Le porte-parole ajoute que le BEI ne confirmera rien au sujet de la mort de l’individu «avant d’avoir envoyé notre rapport au Directeur des poursuites criminelles et pénales», dit-il.

Il n’a donc pas été possible de savoir non plus si l’arme trouvée dans le véhicule appartenait à l’homme de 63 ans.

Une autopsie permettra de déterminer depuis combien de jours le corps était dans la voiture et donc dans le stationnement. «Les premières observations laissent croire que le cadavre avait passé plusieurs jours. Donc, ça ne datait pas de ce matin (mardi). Des experts vont pouvoir se prononcer pour savoir si l’on parle de 4, 5 jours ou de trois semaines.

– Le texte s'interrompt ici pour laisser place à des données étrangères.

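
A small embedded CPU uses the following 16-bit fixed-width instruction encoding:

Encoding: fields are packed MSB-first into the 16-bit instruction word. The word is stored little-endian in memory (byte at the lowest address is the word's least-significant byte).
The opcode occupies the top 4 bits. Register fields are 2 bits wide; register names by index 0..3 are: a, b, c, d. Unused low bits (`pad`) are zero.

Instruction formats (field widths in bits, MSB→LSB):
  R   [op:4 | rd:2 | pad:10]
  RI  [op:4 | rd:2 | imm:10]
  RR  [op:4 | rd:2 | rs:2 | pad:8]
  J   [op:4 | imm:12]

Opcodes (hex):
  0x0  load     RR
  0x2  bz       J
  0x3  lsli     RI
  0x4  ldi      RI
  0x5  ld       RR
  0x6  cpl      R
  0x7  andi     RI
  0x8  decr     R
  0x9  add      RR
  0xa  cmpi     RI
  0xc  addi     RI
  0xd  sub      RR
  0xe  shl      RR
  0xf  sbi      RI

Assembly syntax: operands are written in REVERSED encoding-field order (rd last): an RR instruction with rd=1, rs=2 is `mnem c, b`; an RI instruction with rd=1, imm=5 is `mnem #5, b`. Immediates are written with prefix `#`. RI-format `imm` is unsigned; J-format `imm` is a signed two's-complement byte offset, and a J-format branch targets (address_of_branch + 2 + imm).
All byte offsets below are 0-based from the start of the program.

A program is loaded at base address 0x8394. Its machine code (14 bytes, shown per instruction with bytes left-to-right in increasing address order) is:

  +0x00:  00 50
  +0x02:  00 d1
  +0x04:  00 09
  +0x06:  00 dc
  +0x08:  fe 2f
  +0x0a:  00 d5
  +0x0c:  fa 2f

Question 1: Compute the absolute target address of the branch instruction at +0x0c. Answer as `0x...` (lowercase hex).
0x839c

+0x0c: fa 2f ⇒ word 0x2ffa (little)
  op=0x2ffa>>12=0x2 ⇒ bz (J)
  imm: (w>>0)&0xfff=0xffa (s12→-6) → #-6
  target = base 0x8394 + off 0x0c + 2 + imm -6 = 0x839c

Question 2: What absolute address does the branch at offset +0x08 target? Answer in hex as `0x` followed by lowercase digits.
0x839c

+0x08: fe 2f ⇒ word 0x2ffe (little)
  top 4b → 0x2 → bz [J]
  imm@[11:0]=0xffe (s12→-2) ⇒ #-2
  target = base 0x8394 + off 0x08 + 2 + imm -2 = 0x839c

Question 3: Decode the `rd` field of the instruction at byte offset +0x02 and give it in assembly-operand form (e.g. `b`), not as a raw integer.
a

[02] 00 d1 → 0xd100
  op=0xd100>>12=0xd ⇒ sub (RR)
  [11:10] rd=0 = a
  [9:8] rs=1 = b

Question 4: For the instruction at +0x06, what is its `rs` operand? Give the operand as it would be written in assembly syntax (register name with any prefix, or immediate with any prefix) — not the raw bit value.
+0x06: 00 dc ⇒ word 0xdc00 (little)
  top 4b → 0xd → sub [RR]
  rd@[11:10]=0x3 ⇒ d
  rs@[9:8]=0x0 ⇒ a

a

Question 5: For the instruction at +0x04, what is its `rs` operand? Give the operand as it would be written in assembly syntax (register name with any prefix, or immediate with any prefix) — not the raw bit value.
off 0x04: read 00 09 as little → 0x0900
  top 4b → 0x0 → load [RR]
  [11:10] rd=2 = c
  [9:8] rs=1 = b

b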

On ne dit pas que c’est impossible qu’il était là depuis le 5 (juillet)», indique M. Bonin-Charron, c’est-à-dire depuis la date de l’interaction entre l’homme et les policiers.

C’est d’ailleurs parce qu’il y a justement eu interaction entre cette personne et les agents de la SQ que le BEI doit mener l’enquête, explique-t-il.

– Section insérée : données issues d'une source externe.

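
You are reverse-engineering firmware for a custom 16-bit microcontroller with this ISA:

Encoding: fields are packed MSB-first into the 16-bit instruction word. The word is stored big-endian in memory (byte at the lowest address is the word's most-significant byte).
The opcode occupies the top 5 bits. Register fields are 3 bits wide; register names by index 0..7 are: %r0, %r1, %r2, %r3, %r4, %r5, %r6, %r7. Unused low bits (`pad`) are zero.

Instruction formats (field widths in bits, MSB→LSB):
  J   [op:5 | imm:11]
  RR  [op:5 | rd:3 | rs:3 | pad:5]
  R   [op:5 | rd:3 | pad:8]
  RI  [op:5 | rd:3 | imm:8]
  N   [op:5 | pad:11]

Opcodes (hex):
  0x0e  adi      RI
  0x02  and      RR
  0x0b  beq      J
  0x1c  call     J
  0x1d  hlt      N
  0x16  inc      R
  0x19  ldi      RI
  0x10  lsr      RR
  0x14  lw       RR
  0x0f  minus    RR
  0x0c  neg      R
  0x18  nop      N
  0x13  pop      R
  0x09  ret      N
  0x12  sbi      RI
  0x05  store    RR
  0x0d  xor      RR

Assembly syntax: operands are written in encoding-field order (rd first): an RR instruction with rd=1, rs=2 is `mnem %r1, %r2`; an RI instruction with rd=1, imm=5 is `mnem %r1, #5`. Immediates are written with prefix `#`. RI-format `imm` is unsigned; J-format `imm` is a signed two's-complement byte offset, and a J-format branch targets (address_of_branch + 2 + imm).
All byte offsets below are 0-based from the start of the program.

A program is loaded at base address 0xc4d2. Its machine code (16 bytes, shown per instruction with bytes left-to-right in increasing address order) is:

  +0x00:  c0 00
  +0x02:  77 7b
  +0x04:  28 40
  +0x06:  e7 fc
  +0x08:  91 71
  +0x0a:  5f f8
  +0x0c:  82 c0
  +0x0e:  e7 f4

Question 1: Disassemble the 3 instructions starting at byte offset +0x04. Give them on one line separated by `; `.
off 0x04: read 28 40 as big → 0x2840
  op=0x2840>>11=0x5 ⇒ store (RR)
  rd: (w>>8)&0x7=0x0 → %r0
  rs: (w>>5)&0x7=0x2 → %r2
off 0x06: read e7 fc as big → 0xe7fc
  op=0xe7fc>>11=0x1c ⇒ call (J)
  imm: (w>>0)&0x7ff=0x7fc (s11→-4) → #-4
off 0x08: read 91 71 as big → 0x9171
  op=0x9171>>11=0x12 ⇒ sbi (RI)
  rd: (w>>8)&0x7=0x1 → %r1
  imm: (w>>0)&0xff=0x71 → #113

store %r0, %r2; call #-4; sbi %r1, #113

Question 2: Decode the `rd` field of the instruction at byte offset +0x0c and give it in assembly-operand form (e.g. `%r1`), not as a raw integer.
%r2

@+0c  big-endian(82 c0) = 0x82c0
  top 5b → 0x10 → lsr [RR]
  [10:8] rd=2 = %r2
  [7:5] rs=6 = %r6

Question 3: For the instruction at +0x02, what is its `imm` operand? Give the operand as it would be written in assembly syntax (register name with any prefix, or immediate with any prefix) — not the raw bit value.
[02] 77 7b → 0x777b
  opcode bits[15:11]=0xe: adi/RI
  [10:8] rd=7 = %r7
  [7:0] imm=123 = #123

#123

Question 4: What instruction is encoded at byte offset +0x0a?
@+0a  big-endian(5f f8) = 0x5ff8
  op=0x5ff8>>11=0xb ⇒ beq (J)
  [10:0] imm=2040 (s11→-8) = #-8

beq #-8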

Ce genre d’enquête peut prendre entre six mois et un an avant d’être remise au Directeur des poursuites criminelles et pénales, précise-t-il. Ce dernier n’a pas voulu indiquer dans quel établissement le corps a été envoyé pour l’autopsie.

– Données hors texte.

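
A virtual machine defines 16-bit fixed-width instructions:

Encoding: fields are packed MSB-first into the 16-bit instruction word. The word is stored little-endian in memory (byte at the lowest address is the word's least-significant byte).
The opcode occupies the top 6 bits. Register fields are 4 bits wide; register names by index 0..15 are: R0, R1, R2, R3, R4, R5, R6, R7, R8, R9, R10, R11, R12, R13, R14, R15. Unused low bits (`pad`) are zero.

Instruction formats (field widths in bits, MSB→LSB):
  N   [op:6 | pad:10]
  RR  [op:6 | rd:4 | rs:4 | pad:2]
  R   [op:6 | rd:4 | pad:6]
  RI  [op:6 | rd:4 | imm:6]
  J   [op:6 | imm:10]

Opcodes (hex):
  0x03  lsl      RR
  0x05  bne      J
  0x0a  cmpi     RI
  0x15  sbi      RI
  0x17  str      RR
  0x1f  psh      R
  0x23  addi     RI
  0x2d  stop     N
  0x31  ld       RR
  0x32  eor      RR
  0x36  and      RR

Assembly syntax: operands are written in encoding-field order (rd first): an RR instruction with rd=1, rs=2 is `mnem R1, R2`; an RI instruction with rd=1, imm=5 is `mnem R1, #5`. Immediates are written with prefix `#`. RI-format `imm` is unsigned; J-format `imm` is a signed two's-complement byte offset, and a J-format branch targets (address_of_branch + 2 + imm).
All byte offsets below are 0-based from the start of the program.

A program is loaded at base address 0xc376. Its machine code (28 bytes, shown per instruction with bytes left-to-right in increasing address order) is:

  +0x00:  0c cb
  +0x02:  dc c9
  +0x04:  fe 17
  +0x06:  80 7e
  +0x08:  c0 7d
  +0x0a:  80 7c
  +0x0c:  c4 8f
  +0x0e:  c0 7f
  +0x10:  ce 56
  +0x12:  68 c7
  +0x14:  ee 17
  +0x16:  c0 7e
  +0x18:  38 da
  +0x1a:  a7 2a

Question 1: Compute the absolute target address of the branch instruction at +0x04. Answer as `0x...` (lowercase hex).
@+04  little-endian(fe 17) = 0x17fe
  top 6b → 0x5 → bne [J]
  imm@[9:0]=0x3fe (s10→-2) ⇒ #-2
  target = base 0xc376 + off 0x04 + 2 + imm -2 = 0xc37a

0xc37a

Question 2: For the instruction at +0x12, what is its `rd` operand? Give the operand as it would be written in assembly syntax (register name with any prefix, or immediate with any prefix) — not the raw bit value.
R13

[12] 68 c7 → 0xc768
  opcode bits[15:10]=0x31: ld/RR
  [9:6] rd=13 = R13
  [5:2] rs=10 = R10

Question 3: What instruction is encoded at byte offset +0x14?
[14] ee 17 → 0x17ee
  opcode bits[15:10]=0x5: bne/J
  imm: (w>>0)&0x3ff=0x3ee (s10→-18) → #-18

bne #-18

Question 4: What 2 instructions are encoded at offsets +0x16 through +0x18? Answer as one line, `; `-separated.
psh R11; and R8, R14

+0x16: c0 7e ⇒ word 0x7ec0 (little)
  top 6b → 0x1f → psh [R]
  [9:6] rd=11 = R11
+0x18: 38 da ⇒ word 0xda38 (little)
  top 6b → 0x36 → and [RR]
  [9:6] rd=8 = R8
  [5:2] rs=14 = R14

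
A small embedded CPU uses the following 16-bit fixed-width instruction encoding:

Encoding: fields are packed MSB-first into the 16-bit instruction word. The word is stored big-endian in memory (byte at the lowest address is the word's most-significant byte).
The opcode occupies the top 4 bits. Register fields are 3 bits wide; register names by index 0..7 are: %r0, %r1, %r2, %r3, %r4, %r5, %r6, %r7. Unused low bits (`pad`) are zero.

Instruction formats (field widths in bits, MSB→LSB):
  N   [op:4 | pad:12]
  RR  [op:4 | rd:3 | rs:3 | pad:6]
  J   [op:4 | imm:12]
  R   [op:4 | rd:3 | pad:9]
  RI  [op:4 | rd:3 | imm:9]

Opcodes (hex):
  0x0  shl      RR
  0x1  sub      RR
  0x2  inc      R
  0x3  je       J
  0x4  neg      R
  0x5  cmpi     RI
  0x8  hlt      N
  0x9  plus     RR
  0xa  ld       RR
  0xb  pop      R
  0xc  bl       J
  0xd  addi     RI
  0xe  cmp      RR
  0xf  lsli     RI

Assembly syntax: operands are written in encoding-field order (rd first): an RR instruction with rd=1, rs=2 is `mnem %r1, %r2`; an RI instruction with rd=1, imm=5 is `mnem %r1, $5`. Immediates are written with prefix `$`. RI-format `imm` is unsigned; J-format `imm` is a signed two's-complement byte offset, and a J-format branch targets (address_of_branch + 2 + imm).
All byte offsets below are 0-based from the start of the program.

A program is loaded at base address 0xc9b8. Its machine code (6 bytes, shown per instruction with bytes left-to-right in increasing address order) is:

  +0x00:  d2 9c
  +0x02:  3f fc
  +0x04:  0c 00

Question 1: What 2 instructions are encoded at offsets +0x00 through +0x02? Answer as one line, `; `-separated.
addi %r1, $156; je $-4

off 0x00: read d2 9c as big → 0xd29c
  opcode bits[15:12]=0xd: addi/RI
  [11:9] rd=1 = %r1
  [8:0] imm=156 = $156
off 0x02: read 3f fc as big → 0x3ffc
  opcode bits[15:12]=0x3: je/J
  [11:0] imm=4092 (s12→-4) = $-4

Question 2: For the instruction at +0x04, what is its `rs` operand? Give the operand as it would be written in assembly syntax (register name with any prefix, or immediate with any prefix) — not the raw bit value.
%r0

[04] 0c 00 → 0x0c00
  top 4b → 0x0 → shl [RR]
  rd@[11:9]=0x6 ⇒ %r6
  rs@[8:6]=0x0 ⇒ %r0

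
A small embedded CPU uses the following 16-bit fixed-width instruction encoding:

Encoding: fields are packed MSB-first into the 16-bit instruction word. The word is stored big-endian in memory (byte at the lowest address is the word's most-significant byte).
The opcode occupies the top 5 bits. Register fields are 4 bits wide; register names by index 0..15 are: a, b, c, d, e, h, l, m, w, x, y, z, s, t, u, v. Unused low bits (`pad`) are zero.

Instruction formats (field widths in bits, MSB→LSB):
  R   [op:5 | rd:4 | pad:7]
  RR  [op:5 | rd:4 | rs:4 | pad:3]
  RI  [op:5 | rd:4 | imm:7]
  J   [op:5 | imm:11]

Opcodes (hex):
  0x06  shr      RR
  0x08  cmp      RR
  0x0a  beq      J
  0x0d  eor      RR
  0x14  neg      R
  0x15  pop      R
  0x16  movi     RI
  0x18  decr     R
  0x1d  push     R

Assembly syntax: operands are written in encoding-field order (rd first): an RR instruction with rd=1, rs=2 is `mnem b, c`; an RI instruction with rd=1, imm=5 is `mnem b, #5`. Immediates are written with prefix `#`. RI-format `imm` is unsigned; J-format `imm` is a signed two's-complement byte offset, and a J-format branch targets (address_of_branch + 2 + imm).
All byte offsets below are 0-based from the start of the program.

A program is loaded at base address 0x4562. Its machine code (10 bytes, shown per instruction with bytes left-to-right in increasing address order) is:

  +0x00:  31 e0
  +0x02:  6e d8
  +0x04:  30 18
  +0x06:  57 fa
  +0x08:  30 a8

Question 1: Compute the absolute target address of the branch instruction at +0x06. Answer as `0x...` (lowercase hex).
0x4564

+0x06: 57 fa ⇒ word 0x57fa (big)
  op=0x57fa>>11=0xa ⇒ beq (J)
  imm: (w>>0)&0x7ff=0x7fa (s11→-6) → #-6
  target = base 0x4562 + off 0x06 + 2 + imm -6 = 0x4564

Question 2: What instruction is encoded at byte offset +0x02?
eor t, z

off 0x02: read 6e d8 as big → 0x6ed8
  top 5b → 0xd → eor [RR]
  [10:7] rd=13 = t
  [6:3] rs=11 = z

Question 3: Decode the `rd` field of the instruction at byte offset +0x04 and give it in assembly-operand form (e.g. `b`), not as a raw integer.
a

off 0x04: read 30 18 as big → 0x3018
  top 5b → 0x6 → shr [RR]
  rd@[10:7]=0x0 ⇒ a
  rs@[6:3]=0x3 ⇒ d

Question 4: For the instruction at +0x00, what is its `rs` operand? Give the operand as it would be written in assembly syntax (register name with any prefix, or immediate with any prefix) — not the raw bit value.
[00] 31 e0 → 0x31e0
  top 5b → 0x6 → shr [RR]
  rd@[10:7]=0x3 ⇒ d
  rs@[6:3]=0xc ⇒ s

s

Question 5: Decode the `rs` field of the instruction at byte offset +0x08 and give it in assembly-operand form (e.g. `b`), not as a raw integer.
off 0x08: read 30 a8 as big → 0x30a8
  op=0x30a8>>11=0x6 ⇒ shr (RR)
  [10:7] rd=1 = b
  [6:3] rs=5 = h

h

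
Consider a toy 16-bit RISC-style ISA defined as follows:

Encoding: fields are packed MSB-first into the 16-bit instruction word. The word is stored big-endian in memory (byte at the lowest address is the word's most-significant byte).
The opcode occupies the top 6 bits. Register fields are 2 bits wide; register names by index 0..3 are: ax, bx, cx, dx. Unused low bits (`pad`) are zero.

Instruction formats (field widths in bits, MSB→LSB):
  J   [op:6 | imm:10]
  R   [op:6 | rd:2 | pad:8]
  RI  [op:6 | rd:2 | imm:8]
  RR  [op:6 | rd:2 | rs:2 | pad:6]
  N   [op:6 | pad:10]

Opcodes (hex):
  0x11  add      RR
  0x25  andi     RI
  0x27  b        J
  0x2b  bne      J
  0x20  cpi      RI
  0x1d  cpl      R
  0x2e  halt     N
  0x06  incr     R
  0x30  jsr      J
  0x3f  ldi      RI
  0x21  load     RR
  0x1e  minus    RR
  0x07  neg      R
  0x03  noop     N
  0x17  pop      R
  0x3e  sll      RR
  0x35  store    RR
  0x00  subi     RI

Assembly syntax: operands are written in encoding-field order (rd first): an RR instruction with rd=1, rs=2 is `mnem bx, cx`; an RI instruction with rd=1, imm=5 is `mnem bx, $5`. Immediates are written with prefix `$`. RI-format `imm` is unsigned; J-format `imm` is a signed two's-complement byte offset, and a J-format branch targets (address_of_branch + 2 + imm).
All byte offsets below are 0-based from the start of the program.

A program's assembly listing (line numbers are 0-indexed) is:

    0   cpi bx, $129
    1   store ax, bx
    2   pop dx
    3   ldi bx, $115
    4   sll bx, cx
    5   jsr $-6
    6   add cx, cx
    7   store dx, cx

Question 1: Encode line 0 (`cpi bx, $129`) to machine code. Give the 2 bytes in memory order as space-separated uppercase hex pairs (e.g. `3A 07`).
L0: cpi op=0x20:6|rd=1:2|imm=129:8 ⇒ 0x8181 ⇒ big 81 81

81 81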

Pour Trois-Rivières, c’est la troisième intervention du BEI depuis le 18 juillet alors qu’un autre homme de 63 ans perdait la vie, victime d’un délit de fuite survenu au bas de la côte Plouffe, à la suite d’un contrôle routier tenu par la Sécurité publique de Trois-Rivières.

Le BEI est revenu à Trois-Rivières, lundi, dans le cadre d’un accident impliquant une motocyclette parce qu’un patrouilleur de la police trifluvienne, à bord d’une voiture banalisée, est impliqué dans cet événement. Les enquêteurs du BEI n’ont quitté la scène de cet accident qu’un peu avant minuit lundi soir. Dans ce dossier, «il reste encore beaucoup de travail sur le terrain, notamment rencontrer les témoins civils et les témoins policiers et les policiers impliqués», précise le porte-parole du BEI.

Ces deux dossiers sont d’ailleurs toujours sous la loupe des enquêteurs, indique M. Bonin-Charron. Le BEI en est à sa 91e enquête depuis son entrée en activité.

«Les corps policiers, en général, sont de mieux en mieux équipés pour faire face aux gens qui présentent des problèmes de santé mentale», estime le directeur de Prévention suicide Trois-Rivières, Luc Massicotte qui, en aucun cas, ne blâme le travail des policiers dans cette affaire. «C’est un problème croissant pour eux», souligne-t-il. C’est pourquoi
M. Massicotte estime qu’il «faut remettre nos interventions en question. Nous, comme centre de prévention du suicide, on le fait. Il a été question, dans l’actualité de la détresse des policiers qui s’enlevaient la vie. Il y a eu des mesures qui ont été faites, notamment au SPVM, qui a déjà remporté des prix pour ses efforts en prévention du suicide qui ont donné des résultats. Donc, on n’est pas impuissant. Il faut juste trouver les bonnes alternatives et dans le cas qui nous concerne, je ne sais pas exactement ce qui a été fait, mais je pense que les citoyens sont bien servis par les
policiers, même quand ils sont en état de détresse psychologique», a pu constater M. Massicotte qui prône plus que jamais le contrôle des armes à feu à la lumière de ce nouveau drame.